For seven days in June 2014 I took up residency on the canal borders of Stereochron Island, and sought to live without mechanical time, relying on a solar clock and other internal / external systems. The results and learnings of which are to be documented below.

Point of Residency;

Regents Canal bordering Stereochron Island, 2014

Means of Time Measurement;

Time Measurement Outputs;

Internal & External Indicators of Time

The above time map documents the personal internal [i] and external [e] stimulus used to measure time without the use of mechanical or digital tools. A day is divided into three parts, morning noon and night, and each part has a series of events that can be used to loosely indicate points within that day. Each event is ended with a Beat. as used in theatrical play transcripts. Such Beats symbolise a pause in momentum before moving to a next event, a point for closure. It is such closures, such stories giving understanding to events, that help us to navigate our days, and ultimately our lives.

Triangular Clock

Within a triangular clock a day is divided into a core 3 part sequence, rather than the existing 24 (12 x 2) parts contained within a circular clock.
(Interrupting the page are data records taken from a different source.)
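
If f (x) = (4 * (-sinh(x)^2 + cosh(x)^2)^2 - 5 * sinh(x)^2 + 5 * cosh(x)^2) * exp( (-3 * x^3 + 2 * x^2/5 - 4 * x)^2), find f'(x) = 18*x*(27*x^4 - 6*x^3 + 1208*x^2/25 - 24*x/5 + 16)*exp(16*x^2)*exp(-16*x^3/5)*exp(604*x^4/25)*exp(-12*x^5/5)*exp(9*x^6)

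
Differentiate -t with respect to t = -1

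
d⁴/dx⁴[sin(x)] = sin(x)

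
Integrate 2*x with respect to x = x^2 + C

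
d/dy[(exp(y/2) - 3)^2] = -3*exp(y/2) + exp(y)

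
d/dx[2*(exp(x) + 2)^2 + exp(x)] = 4*exp(2*x) + 9*exp(x)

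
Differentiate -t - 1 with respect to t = -1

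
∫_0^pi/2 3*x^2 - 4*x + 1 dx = (1 - pi/2)*(-pi^2/4 + pi/2)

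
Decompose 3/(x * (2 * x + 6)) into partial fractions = -1/(2*(x + 3)) + 1/(2*x)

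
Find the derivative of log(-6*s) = 1/s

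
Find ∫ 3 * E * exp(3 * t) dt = exp(3*t + 1) + C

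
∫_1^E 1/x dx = 1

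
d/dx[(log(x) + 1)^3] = (3*log(x)^2 + 6*log(x) + 3)/x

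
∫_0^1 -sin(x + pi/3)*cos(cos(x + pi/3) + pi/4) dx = -sin((2 + pi)/4) + sin(cos(1 + pi/3) + pi/4)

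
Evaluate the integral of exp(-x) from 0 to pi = (-1 + exp(pi))*exp(-pi)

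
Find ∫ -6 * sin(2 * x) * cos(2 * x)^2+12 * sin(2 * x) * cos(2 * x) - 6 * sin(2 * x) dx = -8*sin(x)^6 + C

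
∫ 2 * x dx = x^2 + C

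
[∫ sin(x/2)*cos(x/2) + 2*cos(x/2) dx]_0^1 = -4 + (sin(1/2) + 2)^2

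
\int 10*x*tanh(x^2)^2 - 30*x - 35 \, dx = -10*x^2 - 35*x - 5*tanh(x^2) + C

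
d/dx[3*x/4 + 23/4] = 3/4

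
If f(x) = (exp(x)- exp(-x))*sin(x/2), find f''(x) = (3*exp(2*x)*sin(x/2) + 4*exp(2*x)*cos(x/2) - 3*sin(x/2) + 4*cos(x/2))*exp(-x)/4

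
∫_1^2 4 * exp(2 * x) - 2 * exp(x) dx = -2*E*(-1 + E) + 2*(-1 + exp(2))*exp(2)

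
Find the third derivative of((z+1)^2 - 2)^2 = 24*z + 24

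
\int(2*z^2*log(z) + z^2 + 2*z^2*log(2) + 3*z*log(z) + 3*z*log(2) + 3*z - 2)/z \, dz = (z^2 + 3*z - 2)*log(2*z) + C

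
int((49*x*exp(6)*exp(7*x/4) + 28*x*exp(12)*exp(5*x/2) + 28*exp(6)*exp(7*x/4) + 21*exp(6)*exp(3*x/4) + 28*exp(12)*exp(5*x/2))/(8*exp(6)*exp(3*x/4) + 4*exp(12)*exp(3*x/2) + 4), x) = 7*(x*exp(x) + 1)*exp(3*x/4 + 6)/(exp(3*x/4 + 6) + 1) + C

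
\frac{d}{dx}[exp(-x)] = -exp(-x)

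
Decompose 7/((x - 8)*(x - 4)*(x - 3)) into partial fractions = 7/(5*(x - 3)) - 7/(4*(x - 4)) + 7/(20*(x - 8))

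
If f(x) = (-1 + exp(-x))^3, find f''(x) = (3*exp(2*x) - 12*exp(x) + 9)*exp(-3*x)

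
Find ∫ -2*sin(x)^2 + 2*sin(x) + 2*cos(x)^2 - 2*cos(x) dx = (sqrt(2)*sin(x + pi/4) - 1)^2 + C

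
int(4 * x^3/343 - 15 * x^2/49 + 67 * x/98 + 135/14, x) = x^4/343 - 5*x^3/49 + 67*x^2/196 + 135*x/14 + C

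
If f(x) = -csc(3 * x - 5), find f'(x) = 3*cot(3*x - 5)*csc(3*x - 5)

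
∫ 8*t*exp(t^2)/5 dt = 4*exp(t^2)/5 + C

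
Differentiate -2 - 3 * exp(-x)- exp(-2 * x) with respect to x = (3*exp(x) + 2)*exp(-2*x)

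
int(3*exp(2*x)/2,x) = 3*exp(2*x)/4 + C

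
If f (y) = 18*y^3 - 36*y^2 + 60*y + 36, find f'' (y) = 108*y - 72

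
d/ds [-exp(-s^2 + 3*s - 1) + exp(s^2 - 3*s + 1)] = (2*s*exp(2*s^2 - 6*s + 2) + 2*s - 3*exp(2*s^2 - 6*s + 2) - 3)*exp(-s^2 + 3*s - 1)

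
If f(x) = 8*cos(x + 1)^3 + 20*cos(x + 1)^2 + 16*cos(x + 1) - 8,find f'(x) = -22*sin(x + 1) - 20*sin(2*x + 2) - 6*sin(3*x + 3)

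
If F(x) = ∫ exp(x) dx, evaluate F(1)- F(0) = -1 + E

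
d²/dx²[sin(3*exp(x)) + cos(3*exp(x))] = 3*sqrt(2)*(-3*exp(x)*sin(3*exp(x) + pi/4) + cos(3*exp(x) + pi/4))*exp(x)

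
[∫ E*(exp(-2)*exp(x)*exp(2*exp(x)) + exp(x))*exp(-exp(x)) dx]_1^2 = -exp(-1 + E) - exp(1 - exp(2)) + exp(1 - E) + exp(-1 + exp(2))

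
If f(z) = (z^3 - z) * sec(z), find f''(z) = (-z^3 + 2*z^3/cos(z)^2 + 6*z^2*sin(z)/cos(z) + 7*z - 2*z/cos(z)^2 - 2*sin(z)/cos(z))/cos(z)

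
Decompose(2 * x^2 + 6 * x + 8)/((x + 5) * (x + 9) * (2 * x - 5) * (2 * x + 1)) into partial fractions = -11/(459*(2*x + 1)) + 71/(1035*(2*x - 5)) - 29/(391*(x + 9)) + 7/(135*(x + 5))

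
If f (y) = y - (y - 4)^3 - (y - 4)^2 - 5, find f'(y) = -3*y^2 + 22*y - 39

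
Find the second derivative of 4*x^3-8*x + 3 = 24*x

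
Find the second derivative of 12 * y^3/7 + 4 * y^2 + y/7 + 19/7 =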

These 3 parts are again morning, noon and night. The contents of each triangle represent the quantity of events contained within each time of day. The afternoon period in this case illustrates a far greater abundance of activity than morning or night. Contained within the three outer triangles in a central triangle representing sleep. In this way conscious time is contained at the outskirts of the clock, and unconscious time is housed within it.